At first glance, this flick doesn’t look like much. It’s just another direct-to-video action flick with a miniscule budget, a small cast led by a Hollywood b-lister, and just a single location where all the fun stuff happens. It’s about as anonymous as these types of flicks get. Then, one looks a little deeper. It stars Dolph Lundgren. No surprise there. He’s starred in dozens of these types of films. This is also the first one he directed. Shitty movie fans rejoice! But, that’s not all.
This is also a very topical film, in a way most b-movies never bother with. It was released in 2004, at the height of The Global War on Terror, as it was dubbed in the political wonkiverse. The United States was engaged in two very bloody wars, and looking with paranoiac diligence for enemies wherever they may be. No one could be trusted, and this film, believe it or not, captures a lot of the prevailing mood of the time. But, there’s still more!
Jerry Springer, the late, great daytime sleaze talk show host, and former mayor of Cincinnati, plays the President of the United States. And he’s decent. Any quick perusal of this site will tell a reader that I have seen a lot of bad performances in movies. Jerry Springer is not bad in this movie. He’s not great, and is clearly no professional, but his stunt casting could have been a disaster, and it was not. The pièce de résistance of his performance is when his character wraps up the movie with a genuine ‘final thought’ pulled straight from his legendary television show. Wow. It’s like the shitty movie version of FDR’s fireside chats.

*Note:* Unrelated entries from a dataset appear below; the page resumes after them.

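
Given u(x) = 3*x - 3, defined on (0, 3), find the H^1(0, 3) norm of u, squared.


||u||_{H^1}^2 = 54

The H^1 norm (squared) on an interval (0, L) is
  ||u||_{H^1}^2 = ∫_0^L u(x)^2 dx + ∫_0^L u'(x)^2 dx.
Compute u'(x) = 3.
Then u(x)^2 = 9*x**2 - 18*x + 9 and u'(x)^2 = 9.
Integrate each monomial from 0 to 3 using ∫_0^3 c·x^n dx = c·3^(n+1)/(n+1):
  ∫_0^3 u(x)^2 dx = ∫_0^3 (9*x^2 - 18*x + 9) dx. Term by term:
    ∫_0^3 9*x^2 dx = 81;  ∫_0^3 -18*x dx = -81;  ∫_0^3 9 dx = 27.
  Sum: 81 − 81 + 27 = 27.
  ∫_0^3 u'(x)^2 dx = ∫_0^3 (9) dx. Term by term:
    ∫_0^3 9 dx = 27.
Adding: ||u||_{H^1}^2 = 27 + 27 = 54.


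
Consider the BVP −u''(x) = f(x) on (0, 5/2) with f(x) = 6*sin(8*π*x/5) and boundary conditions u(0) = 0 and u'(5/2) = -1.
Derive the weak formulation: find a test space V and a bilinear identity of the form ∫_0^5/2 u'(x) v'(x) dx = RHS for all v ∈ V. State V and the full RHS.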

Anyway, The Defender comes to us via screenwriter Douglas W. Miller, and what looks to have been oil money, if the list of producers is any indication. Lundgren, as mentioned earlier, directs and stars as Lance Rockford, an agent of some kind. It’s never explained if he’s Secret Service, CIA, or some other, but he is leading a team escorting the National Security Advisor, Mrs. Jones (Caroline Lee-Johnson), to a villa in Romania, where she is to conduct a secret summit with a worldwide terrorist leader, in the hopes that the U.S. can extricate itself from the quagmire.
There are people that do not want this meeting to happen, so Rockford and his team find themselves under siege. It’s all pretty copy/paste from other movies, and that’s fine. There are only so many ways to bake a cake. About the only thing that makes the action in this film different from so many other shoot ’em ups is that characters get dropped before one might expect, and the blood is more realistic than one normally sees in movies like this.

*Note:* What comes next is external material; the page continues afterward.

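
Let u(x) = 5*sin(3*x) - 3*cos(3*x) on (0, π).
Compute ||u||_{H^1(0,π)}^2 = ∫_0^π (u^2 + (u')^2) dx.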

The details almost don’t matter. The bad guys are faceless throughout, and of the good guys, only Rockford is afforded any sort of backstory. Establishing camaraderie amongst the group was done with a slow motion walk in one scene, and that’s about it. The only other gun-wielders of note in the film, besides Lundgren, are Shakara Ledard as team member Kaye, and Gerald Kyd as Morgan, who is the terrorist’s bodyguard. Not knowing who is attacking the villa, Morgan has to team up with Rockford and company.

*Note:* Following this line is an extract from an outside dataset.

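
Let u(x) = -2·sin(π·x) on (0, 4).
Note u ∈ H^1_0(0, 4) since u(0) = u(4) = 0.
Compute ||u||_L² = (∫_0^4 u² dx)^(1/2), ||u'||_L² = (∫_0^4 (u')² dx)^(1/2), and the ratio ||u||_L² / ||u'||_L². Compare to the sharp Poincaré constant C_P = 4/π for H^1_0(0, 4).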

While all this is happening at the villa, political intrigue grips Washington, as President Springer (his character is never actually given a name) finds he has enemies at home to deal with. All of this leads to an interesting final act twist, a little betrayal, and then bloody denouement.
It’s the sophistication of the plot that is most remarkable for this movie. Dumb action flicks aren’t supposed to have ideas this relevant for the time in which they were made. Who watches a direct-to-video schlockfest to be reminded of the evils which plague the real world? I certainly don’t, but that kind of credibility didn’t hurt the movie at all. Its very nature as a low-budget b-action flick did that. Bullets fly, things blow up, good guys and bad guys bleed out, and Jerry Springer, as always, leaves the viewer with a thoughtful life lesson.
Despite my praise, The Defender slots into the lower half of the Watchability Index. At one point in the first act, Rockford and company are sitting around the villa bored to death waiting for anything to happen. Sure, things get heated shortly after, but that scene was an encapsulation of the viewer’s experience up to that point, and can’t be ignored. The Defender takes over the #316 spot from Malone.